Ketidak-pastian suatu pembatasan dalam penggunaan kebebasan
mimbar akademis sering menimbulkan penafsiran keliru dari
berbagai pihak, memang.
Seperti kata Amiruddin, Rektor Universitas Hasanuddin, Ujung
Pandang: "Satu kelompok bilang kebebasan mimbar (akhir-akhir
ini) sudah di luar batas. Kelompok lain, bilang belum. Nah,
mengenai batasan kebebasan mimbar saja belum kelihatan adanya
kesepakatan."
Tidak ada kesepakatan dalam aturan permainan sementara itu bisa
menimbulkan peluang yang tidak sehat dalam penggunaan
kebebasan mimbar. "Coba kalau hukum kita sudah berjalan baik di
seluruh negeri. Orang tidak akan sembarangan mempergunakan
kebebasan mimbar. Karena penggunaan yang salah bisa menyebabkan
yang bersangkutan dituntut di muka pengadilan," ujar Rektor IPB,
Achmad Satari. "Bahkan kampus sekalipun tidak berarti tempat
yang lebih aman."
Satari membedakan kebebasan mimbar (free speech) dengan
kebebasan akademis (academic freedom). Menurut dia, yang sering
menjadi persoalan kebebasan bentuk pertama. Sedangkan kebebasan
akademis tidak ada persoalan sama sekali. Karena ruang
lingkupnya yang kecil --terbatas dalam kekhususan profesi.
Satari sendiri tidak berkeberatan kebebasan mimbar (free speech)

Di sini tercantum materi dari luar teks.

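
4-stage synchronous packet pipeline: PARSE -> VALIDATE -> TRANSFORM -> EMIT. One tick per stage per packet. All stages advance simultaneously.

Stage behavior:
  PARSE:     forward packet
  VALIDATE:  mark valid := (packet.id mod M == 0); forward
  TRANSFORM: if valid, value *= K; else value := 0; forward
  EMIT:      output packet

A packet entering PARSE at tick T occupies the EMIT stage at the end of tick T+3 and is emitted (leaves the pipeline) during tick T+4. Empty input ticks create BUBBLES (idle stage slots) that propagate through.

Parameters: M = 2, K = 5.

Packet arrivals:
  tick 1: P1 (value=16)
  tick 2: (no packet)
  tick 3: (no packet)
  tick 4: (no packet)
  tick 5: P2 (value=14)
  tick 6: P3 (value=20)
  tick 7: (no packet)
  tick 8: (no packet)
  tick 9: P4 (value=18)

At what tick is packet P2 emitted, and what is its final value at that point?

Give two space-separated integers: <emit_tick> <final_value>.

Answer: 9 70

Derivation:
Tick 1: [PARSE:P1(v=16,ok=F), VALIDATE:-, TRANSFORM:-, EMIT:-] out:-; in:P1
Tick 2: [PARSE:-, VALIDATE:P1(v=16,ok=F), TRANSFORM:-, EMIT:-] out:-; in:-
Tick 3: [PARSE:-, VALIDATE:-, TRANSFORM:P1(v=0,ok=F), EMIT:-] out:-; in:-
Tick 4: [PARSE:-, VALIDATE:-, TRANSFORM:-, EMIT:P1(v=0,ok=F)] out:-; in:-
Tick 5: [PARSE:P2(v=14,ok=F), VALIDATE:-, TRANSFORM:-, EMIT:-] out:P1(v=0); in:P2
Tick 6: [PARSE:P3(v=20,ok=F), VALIDATE:P2(v=14,ok=T), TRANSFORM:-, EMIT:-] out:-; in:P3
Tick 7: [PARSE:-, VALIDATE:P3(v=20,ok=F), TRANSFORM:P2(v=70,ok=T), EMIT:-] out:-; in:-
Tick 8: [PARSE:-, VALIDATE:-, TRANSFORM:P3(v=0,ok=F), EMIT:P2(v=70,ok=T)] out:-; in:-
Tick 9: [PARSE:P4(v=18,ok=F), VALIDATE:-, TRANSFORM:-, EMIT:P3(v=0,ok=F)] out:P2(v=70); in:P4
Tick 10: [PARSE:-, VALIDATE:P4(v=18,ok=T), TRANSFORM:-, EMIT:-] out:P3(v=0); in:-
Tick 11: [PARSE:-, VALIDATE:-, TRANSFORM:P4(v=90,ok=T), EMIT:-] out:-; in:-
Tick 12: [PARSE:-, VALIDATE:-, TRANSFORM:-, EMIT:P4(v=90,ok=T)] out:-; in:-
Tick 13: [PARSE:-, VALIDATE:-, TRANSFORM:-, EMIT:-] out:P4(v=90); in:-
P2: arrives tick 5, valid=True (id=2, id%2=0), emit tick 9, final value 70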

masuk kampus, selama ada jaminan hukum.
Bukan Parlemen
Berbeda dengan jalan fikiran itu, dr. Prakoso, Rektor
Universitas 11 Maret, Surakarta cenderung menjadikan kampus
sebagai forum ilmiah semata. "Kalau mau bicara soal politik,
serahkan saja pada organisasi ekstra seperti HMI atau lainnya,"
kata Prakoso.
Garis pendapat yang sama keluar dari mulut Masroem, Pembantu
Rektor Bidang Akademis Universitas Gajah Mada, Yogyakarta.
"Bebas bicara apa saja di kampus, itu sudah tidak benar. Karena
kampus bukanlah parlemen. Bukankah sudah ada DPR untuk menampung
semua itu."
Kampus memang bukan parlemen. Tapi mungkin menyusupnya maki-maki
kc dalam kampus lantaran lembaga Parlemen belum juga berfungsi
secara memuaskan. Akibatnya orang cenderung cari forum ke
kampus, di mana ada kebebasan. Kini masalahnya, siapa sajakah
yang boleh memakai lembaga itu? "Orang luar boleh saja diundang
asalkan seizin rektor dan sejauh tidak bertujuan kampanye
politik," kata Ida Bagus Oka, Rektor Universitas Udayana, Bali.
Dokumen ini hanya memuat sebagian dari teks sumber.